Ketupat dan Mudik: Tradisi Idulfitri yang Sarat Makna


Ustaz Dr. Faiz Rafdhi, M.Kom., yang merupakan Rektor Universitas Saintek Muhammadiyah sekaligus Wakil Ketua Majelis Pendidikan Kader dan Sumber Daya Insani (MPKSDI) PP Muhammadiyah, mengajak umat Muslim untuk memahami esensi ketupat dan mudik yang sudah menjadi tradisi Idulfitri di Indonesia.

Dalam khutbah Salat Id di Pusat Dakwah Muhammadiyah, Menteng, Jakarta, Senin (31/3/2025), Ustaz Faiz menjelaskan kedua tradisi ini tidak sekadar kebiasaan turun-temurun, tetapi mengandung filosofi Islam yang sarat makna.

“Idulfitri di Indonesia umumnya ditandai dengan dua hal, yaitu ketupat dan mudik,” ujar Ustaz Faiz memulai khutbahnya.

Ia mengungkapkan, dalam bahasa Jawa, ketupat memiliki makna ngaku lepat, yang berarti mengakui kesalahan. Karena itu, dalam tradisi Idulfitri di Indonesia, ketupat menjadi simbol permohonan maaf dan refleksi diri.

Selain itu, ketupat juga mencerminkan filosofi laku papat atau empat nilai kehidupan yang terdapat dalam empat sisinya. Di mana, yang pertama adalah lebaran atau lebar, yang berarti membuka lebar pintu maaf dan ampunan agar dibuka selebar-lebarnya.

Yang kedua luberan atau luber, yang melambangkan kelimpahan makanan dan rezeki saat Idulfitri, serta kebiasaan berbagi kepada orang yang membutuhkan.

“Yang ketiga adalah leburan atau lebur, yang berarti melebur dosa-dosa yang telah dilalui selama satu tahun. Dalam tradisi Islam di Indonesia, setelah Idulfitri, umat Muslim dianjurkan menjalankan puasa sunnah Syawal selama enam hari, sebagaimana disebutkan dalam hadis bahwa menjalankan puasa Syawal seperti menghapus dosa selama satu tahun yang lalu,” ujar dia melanjutkan.

Adapun keempat yakni laburan atau melabur, yang berarti mencat putih atau menyucikan diri, kembali ke keadaan fitrah seperti bayi yang baru lahir.

Selain ketupat, Ustaz Faiz juga menyoroti makna mendalam dari tradisi mudik. Ia menjelaskan secara etimologis, dalam bahasa Jawa, mudik berasal dari kata mulih dhisik, yang berarti pulang sebentar ke kampung halaman.

“Dalam tradisi Melayu, mudik berasal dari kata udik, yang merujuk pada daerah hulu atau bagian atas sungai,” katanya.

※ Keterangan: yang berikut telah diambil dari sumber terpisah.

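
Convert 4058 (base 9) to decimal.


Positional values (base 9):
  8 × 9^0 = 8 × 1 = 8
  5 × 9^1 = 5 × 9 = 45
  0 × 9^2 = 0 × 81 = 0
  4 × 9^3 = 4 × 729 = 2916
Sum = 8 + 45 + 0 + 2916
= 2969


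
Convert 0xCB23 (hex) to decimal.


Positional values:
Position 0: 3 × 16^0 = 3 × 1 = 3
Position 1: 2 × 16^1 = 2 × 16 = 32
Position 2: B × 16^2 = 11 × 256 = 2816
Position 3: C × 16^3 = 12 × 4096 = 49152
Sum = 3 + 32 + 2816 + 49152
= 52003


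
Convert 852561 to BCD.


Each digit → 4-bit binary:
  8 → 1000
  5 → 0101
  2 → 0010
  5 → 0101
  6 → 0110
  1 → 0001
= 1000 0101 0010 0101 0110 0001


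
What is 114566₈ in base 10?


Positional values:
Position 0: 6 × 8^0 = 6
Position 1: 6 × 8^1 = 48
Position 2: 5 × 8^2 = 320
Position 3: 4 × 8^3 = 2048
Position 4: 1 × 8^4 = 4096
Position 5: 1 × 8^5 = 32768
Sum = 6 + 48 + 320 + 2048 + 4096 + 32768
= 39286


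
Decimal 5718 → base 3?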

Ia mengisahkan, dahulu, masyarakat Melayu yang tinggal di hulu sering berpergian ke hilir menggunakan perahu atau biduk untuk bertemu keluarga atau kepentingan tertentu.

Oleh karena itu, mudik berarti kembali ke udik atau kembali ke hulu. Makna ini sejatinya sama, yakni kembali ke asal, sebagaimana Idulfitri yang berarti kembali ke fitrah, kembali suci, dan kembali berbuka.

“Tradisi mudik yang banyak dilakukan masyarakat Indonesia sejatinya bukan hanya mudik secara fisik, tetapi juga mudik secara spiritual. Mudik mengingatkan kembali ke mana asal manusia dan dari mana ia berasal, agar tidak lupa diri,” tuturnya.

Ustaz Faiz melanjutkan, biasanya, tradisi mudik juga menjadi momen untuk mengenang masa kecil dan remaja, baik suka maupun duka, yang dapat menjadi pelajaran penting untuk masa depan.

Namun, dalam ajaran Islam, mudik ini dapat dimaknai sebagai bagian dari spirit takwa, yaitu kehati-hatian dalam menjalani hidup.

“Hal ini diilustrasikan dalam dialog antara Umar bin Khattab dan Ubay bin Ka’ab. Ubay bertanya, “Pernahkah engkau berjalan di jalan yang penuh duri?” Umar menjawab, “Ya, pernah.” Ubay bertanya lagi, “Apa yang engkau lakukan?” Umar menjawab, “Aku sangat berhati-hati.” Ubay kemudian berkata, “Demikianlah hakikat takwa,” kata Faiz.

Dari kisah tersebut, lanjit Ustaz Faiz, dapat dipetik pelajaran, Idulfitri bukan sekadar kembali ke kampung halaman secara fisik, tetapi juga kembali kepada kesadaran diri, nilai-nilai ketakwaan, dan fitrah manusia yang suci.